İstanbul Ümraniye'de 7 Ekim 2009 akşamı düzenlenen silahlı saldırıda, Orta Asya'da faaliyet gösteren Kazakistan merkezli Turkuaz Holding Yönetim Kurulu Başkanı Zeki Pilge ağır yaralandı, şirket CEO'su Hayri Ersoy öldü. Pilge ilk ifadesinde, Kazakistan'dan tanıştığı bir valinin olayda parmağı olabileceğini söyledi.
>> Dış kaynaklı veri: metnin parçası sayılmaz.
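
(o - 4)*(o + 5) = o^2 + o - 20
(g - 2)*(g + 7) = g^2 + 5*g - 14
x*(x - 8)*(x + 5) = x^3 - 3*x^2 - 40*x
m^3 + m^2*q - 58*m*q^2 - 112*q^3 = (m - 8*q)*(m + 2*q)*(m + 7*q)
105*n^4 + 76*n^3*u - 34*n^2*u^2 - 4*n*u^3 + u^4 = (-7*n + u)*(-3*n + u)*(n + u)*(5*n + u)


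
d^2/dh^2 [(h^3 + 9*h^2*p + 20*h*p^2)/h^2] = 40*p^2/h^3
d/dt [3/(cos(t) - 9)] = 3*sin(t)/(cos(t) - 9)^2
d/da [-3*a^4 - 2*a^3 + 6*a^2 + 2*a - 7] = -12*a^3 - 6*a^2 + 12*a + 2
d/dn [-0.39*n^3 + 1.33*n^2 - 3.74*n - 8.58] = -1.17*n^2 + 2.66*n - 3.74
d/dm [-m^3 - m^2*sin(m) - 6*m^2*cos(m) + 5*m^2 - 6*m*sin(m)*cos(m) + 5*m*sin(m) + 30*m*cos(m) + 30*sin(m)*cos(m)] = 6*m^2*sin(m) - m^2*cos(m) - 3*m^2 - 32*m*sin(m) - 7*m*cos(m) - 6*m*cos(2*m) + 10*m + 5*sin(m) - 3*sin(2*m) + 30*cos(m) + 30*cos(2*m)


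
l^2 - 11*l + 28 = (l - 7)*(l - 4)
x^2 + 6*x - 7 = (x - 1)*(x + 7)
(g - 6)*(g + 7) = g^2 + g - 42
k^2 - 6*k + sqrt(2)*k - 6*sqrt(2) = (k - 6)*(k + sqrt(2))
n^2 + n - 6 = (n - 2)*(n + 3)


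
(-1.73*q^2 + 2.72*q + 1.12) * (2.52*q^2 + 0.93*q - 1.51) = -4.3596*q^4 + 5.2455*q^3 + 7.9643*q^2 - 3.0656*q - 1.6912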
Soruşturma sürerken başka suçlardan hüküm giymiş olan A.B., savcılığa giderek failin kendisi olduğunu ve dayısı R.K.'nin azmettirdiğini iddia etti. Ancak devreye İstanbul'dan giden iki FETÖ'cü komiser girdi. Onların etkisiyle A.B. ifade değiştirdi ve şirketin ortaklarını suçladı. Yine FETÖ'cülerin etkisiyle Zeki Pilge de ifade değiştirip şirket ortaklarının suikast teşebbüsüyle ilgili olabileceğini iddia etti. Bunun üzerine holding ortaklarından M.G. tutuklandı. İ.K. ise serbest kaldı.
621 KEZ OYNANMIŞ DELİL
Kumpasın başında da Pilge'nin yakın arkadaşı İstanbul Genç İş Adamları Derneği Başkanı avukat Hüseyin Ataol vardı. FETÖ'cü polis müdürü Ali Fuat Yılmazer'in kayınbiraderi de olan Ataol'un hedefi, ortakları tutuklu bulunan ve son olarak Ankara'daki bir inşaat şirketiyle 1 milyar dolarlık iş anlaşması imzalayan Turkuaz Holding'i ele geçirmekti. Holdingin kârının büyük kısmı FETÖ'ye gidecekti. Bu nedenle ortakları hedef almıştı. İstanbul Emniyet Müdürlüğü'ndeki FETÖ'cü polis müdürleri, davanın savcıları ve TİB'deki bağlantıları üzerinden sahte deliller üretti. İstanbul Anadolu 9. Ağır Ceza Mahkemesi davanın en önemli delili olan HTS kayıtlarının incelenmesi için bilirkişi tayin etti. Bilirkişi yaptığı incelemede TİB tarafından verilen CD'deki kayıtların 621 defa oynandığını tespit etti. FETÖ'cülerin hâkimiyetindeki TİB'in mahkemeyi yanlış bilgilendirdiği ortaya çıktı. HTS kayıtlarında, bazı telefonların suçun işlendiği saat ve bölgedeki görüşme var denilen kayıtlara rastlanmadığına dikkat çeken bilirkişi "HTS kayıtları şaibelidir" görüşünü bildirdi. FETÖ'nün sahte delillerle hapse attığı ve iddia edilen görüşmeleri yapmadığı ortaya çıkan M.G. ise serbest bırakıldı.